Credit: Lawrence Livermore National Laboratory
Lawrence Livermore National Laboratory (LLNL) recently made Catalyst, a first-of-a-kind supercomputer, available to industry collaborators to test big data technologies, architectures, and applications.
"We have modified the Cray CS300 architecture in ways that make Catalyst an outstanding [high-performance computing] platform for data-intensive computing," says LLNL's Robin Goldstone.

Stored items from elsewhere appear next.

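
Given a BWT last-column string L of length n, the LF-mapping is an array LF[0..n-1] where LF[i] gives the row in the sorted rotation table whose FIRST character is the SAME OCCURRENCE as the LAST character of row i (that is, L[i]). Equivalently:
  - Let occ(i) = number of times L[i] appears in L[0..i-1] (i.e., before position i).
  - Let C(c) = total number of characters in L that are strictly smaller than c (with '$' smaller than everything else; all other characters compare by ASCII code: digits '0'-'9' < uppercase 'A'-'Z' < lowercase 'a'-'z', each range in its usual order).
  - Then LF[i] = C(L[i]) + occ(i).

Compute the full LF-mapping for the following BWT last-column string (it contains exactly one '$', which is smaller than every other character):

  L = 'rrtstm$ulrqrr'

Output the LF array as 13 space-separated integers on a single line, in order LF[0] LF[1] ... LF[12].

Answer: 4 5 10 9 11 2 0 12 1 6 3 7 8

Derivation:
Char counts: '$':1, 'l':1, 'm':1, 'q':1, 'r':5, 's':1, 't':2, 'u':1
C (first-col start): C('$')=0, C('l')=1, C('m')=2, C('q')=3, C('r')=4, C('s')=9, C('t')=10, C('u')=12
L[0]='r': occ=0, LF[0]=C('r')+0=4+0=4
L[1]='r': occ=1, LF[1]=C('r')+1=4+1=5
L[2]='t': occ=0, LF[2]=C('t')+0=10+0=10
L[3]='s': occ=0, LF[3]=C('s')+0=9+0=9
L[4]='t': occ=1, LF[4]=C('t')+1=10+1=11
L[5]='m': occ=0, LF[5]=C('m')+0=2+0=2
L[6]='$': occ=0, LF[6]=C('$')+0=0+0=0
L[7]='u': occ=0, LF[7]=C('u')+0=12+0=12
L[8]='l': occ=0, LF[8]=C('l')+0=1+0=1
L[9]='r': occ=2, LF[9]=C('r')+2=4+2=6
L[10]='q': occ=0, LF[10]=C('q')+0=3+0=3
L[11]='r': occ=3, LF[11]=C('r')+3=4+3=7
L[12]='r': occ=4, LF[12]=C('r')+4=4+4=8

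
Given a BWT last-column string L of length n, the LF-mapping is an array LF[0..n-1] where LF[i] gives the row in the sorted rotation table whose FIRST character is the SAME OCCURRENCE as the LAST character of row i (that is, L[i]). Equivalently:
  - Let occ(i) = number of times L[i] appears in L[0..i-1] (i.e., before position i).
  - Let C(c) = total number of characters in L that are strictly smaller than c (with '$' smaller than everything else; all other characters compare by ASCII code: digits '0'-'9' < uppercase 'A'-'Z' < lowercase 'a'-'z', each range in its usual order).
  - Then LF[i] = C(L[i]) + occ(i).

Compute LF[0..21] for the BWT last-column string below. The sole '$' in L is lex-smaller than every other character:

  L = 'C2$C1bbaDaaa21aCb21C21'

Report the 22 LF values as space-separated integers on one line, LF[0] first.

Char counts: '$':1, '1':4, '2':4, 'C':4, 'D':1, 'a':5, 'b':3
C (first-col start): C('$')=0, C('1')=1, C('2')=5, C('C')=9, C('D')=13, C('a')=14, C('b')=19
L[0]='C': occ=0, LF[0]=C('C')+0=9+0=9
L[1]='2': occ=0, LF[1]=C('2')+0=5+0=5
L[2]='$': occ=0, LF[2]=C('$')+0=0+0=0
L[3]='C': occ=1, LF[3]=C('C')+1=9+1=10
L[4]='1': occ=0, LF[4]=C('1')+0=1+0=1
L[5]='b': occ=0, LF[5]=C('b')+0=19+0=19
L[6]='b': occ=1, LF[6]=C('b')+1=19+1=20
L[7]='a': occ=0, LF[7]=C('a')+0=14+0=14
L[8]='D': occ=0, LF[8]=C('D')+0=13+0=13
L[9]='a': occ=1, LF[9]=C('a')+1=14+1=15
L[10]='a': occ=2, LF[10]=C('a')+2=14+2=16
L[11]='a': occ=3, LF[11]=C('a')+3=14+3=17
L[12]='2': occ=1, LF[12]=C('2')+1=5+1=6
L[13]='1': occ=1, LF[13]=C('1')+1=1+1=2
L[14]='a': occ=4, LF[14]=C('a')+4=14+4=18
L[15]='C': occ=2, LF[15]=C('C')+2=9+2=11
L[16]='b': occ=2, LF[16]=C('b')+2=19+2=21
L[17]='2': occ=2, LF[17]=C('2')+2=5+2=7
L[18]='1': occ=2, LF[18]=C('1')+2=1+2=3
L[19]='C': occ=3, LF[19]=C('C')+3=9+3=12
L[20]='2': occ=3, LF[20]=C('2')+3=5+3=8
L[21]='1': occ=3, LF[21]=C('1')+3=1+3=4

Answer: 9 5 0 10 1 19 20 14 13 15 16 17 6 2 18 11 21 7 3 12 8 4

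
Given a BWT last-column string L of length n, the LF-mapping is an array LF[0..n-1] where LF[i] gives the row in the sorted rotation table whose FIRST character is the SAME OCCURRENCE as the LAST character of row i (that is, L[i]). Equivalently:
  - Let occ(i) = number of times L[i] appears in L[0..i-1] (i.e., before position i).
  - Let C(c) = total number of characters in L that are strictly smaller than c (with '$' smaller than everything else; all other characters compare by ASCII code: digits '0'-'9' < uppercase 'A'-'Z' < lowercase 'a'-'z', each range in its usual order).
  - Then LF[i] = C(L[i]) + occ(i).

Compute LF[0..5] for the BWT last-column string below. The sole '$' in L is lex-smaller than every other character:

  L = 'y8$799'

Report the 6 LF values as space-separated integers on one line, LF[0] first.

Char counts: '$':1, '7':1, '8':1, '9':2, 'y':1
C (first-col start): C('$')=0, C('7')=1, C('8')=2, C('9')=3, C('y')=5
L[0]='y': occ=0, LF[0]=C('y')+0=5+0=5
L[1]='8': occ=0, LF[1]=C('8')+0=2+0=2
L[2]='$': occ=0, LF[2]=C('$')+0=0+0=0
L[3]='7': occ=0, LF[3]=C('7')+0=1+0=1
L[4]='9': occ=0, LF[4]=C('9')+0=3+0=3
L[5]='9': occ=1, LF[5]=C('9')+1=3+1=4

Answer: 5 2 0 1 3 4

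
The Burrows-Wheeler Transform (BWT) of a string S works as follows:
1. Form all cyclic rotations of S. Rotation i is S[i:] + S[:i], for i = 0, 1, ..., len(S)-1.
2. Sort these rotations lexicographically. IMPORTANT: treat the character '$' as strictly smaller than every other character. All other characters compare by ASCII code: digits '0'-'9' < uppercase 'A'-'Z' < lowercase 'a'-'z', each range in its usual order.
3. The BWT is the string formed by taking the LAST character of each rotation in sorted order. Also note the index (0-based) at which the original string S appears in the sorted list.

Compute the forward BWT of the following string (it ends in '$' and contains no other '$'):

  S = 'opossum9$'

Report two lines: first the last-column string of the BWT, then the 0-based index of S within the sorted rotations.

Answer: 9mu$pooss
3

Derivation:
All 9 rotations (rotation i = S[i:]+S[:i]):
  rot[0] = opossum9$
  rot[1] = possum9$o
  rot[2] = ossum9$op
  rot[3] = ssum9$opo
  rot[4] = sum9$opos
  rot[5] = um9$oposs
  rot[6] = m9$opossu
  rot[7] = 9$opossum
  rot[8] = $opossum9
Sorted (with $ < everything):
  sorted[0] = $opossum9  (last char: '9')
  sorted[1] = 9$opossum  (last char: 'm')
  sorted[2] = m9$opossu  (last char: 'u')
  sorted[3] = opossum9$  (last char: '$')
  sorted[4] = ossum9$op  (last char: 'p')
  sorted[5] = possum9$o  (last char: 'o')
  sorted[6] = ssum9$opo  (last char: 'o')
  sorted[7] = sum9$opos  (last char: 's')
  sorted[8] = um9$oposs  (last char: 's')
Last column: 9mu$pooss
Original string S is at sorted index 3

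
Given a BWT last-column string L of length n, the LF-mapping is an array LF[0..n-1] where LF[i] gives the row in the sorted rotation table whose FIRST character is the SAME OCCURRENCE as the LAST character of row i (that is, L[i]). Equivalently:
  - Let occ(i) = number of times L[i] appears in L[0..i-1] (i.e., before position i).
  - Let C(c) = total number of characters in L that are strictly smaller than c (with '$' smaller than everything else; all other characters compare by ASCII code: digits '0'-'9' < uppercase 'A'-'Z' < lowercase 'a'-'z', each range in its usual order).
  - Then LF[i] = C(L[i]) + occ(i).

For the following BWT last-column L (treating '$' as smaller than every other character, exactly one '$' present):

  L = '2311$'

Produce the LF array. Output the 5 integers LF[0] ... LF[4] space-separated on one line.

Answer: 3 4 1 2 0

Derivation:
Char counts: '$':1, '1':2, '2':1, '3':1
C (first-col start): C('$')=0, C('1')=1, C('2')=3, C('3')=4
L[0]='2': occ=0, LF[0]=C('2')+0=3+0=3
L[1]='3': occ=0, LF[1]=C('3')+0=4+0=4
L[2]='1': occ=0, LF[2]=C('1')+0=1+0=1
L[3]='1': occ=1, LF[3]=C('1')+1=1+1=2
L[4]='$': occ=0, LF[4]=C('$')+0=0+0=0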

Catalyst is equipped with 128 GB of dynamic random access memory (DRAM) per node, 800 GB of non-volatile memory (NVRAM) per compute node, 3.2 TB of NVRAM per Lustre router node, and improved cluster networking with dual rail Quad Data Rate Intel TrueScale fabrics. The system's expanded DRAM and fast, persistent NVRAM are designed to handle a wide range of big data problems, including bioinformatics, business analytics, machine learning, and natural language processing. For example, LLNL researcher Jonathan Allen is using Catalyst to develop new methods to rapidly detect and characterize pathogenic organisms such as viruses, bacteria, or fungi in a biological sample.
"Catalyst allows us to explore entirely new deep-learning architectures that could have a huge impact on video analytics as well as broader application to big data analytics," says LLNL researcher Doug Poland.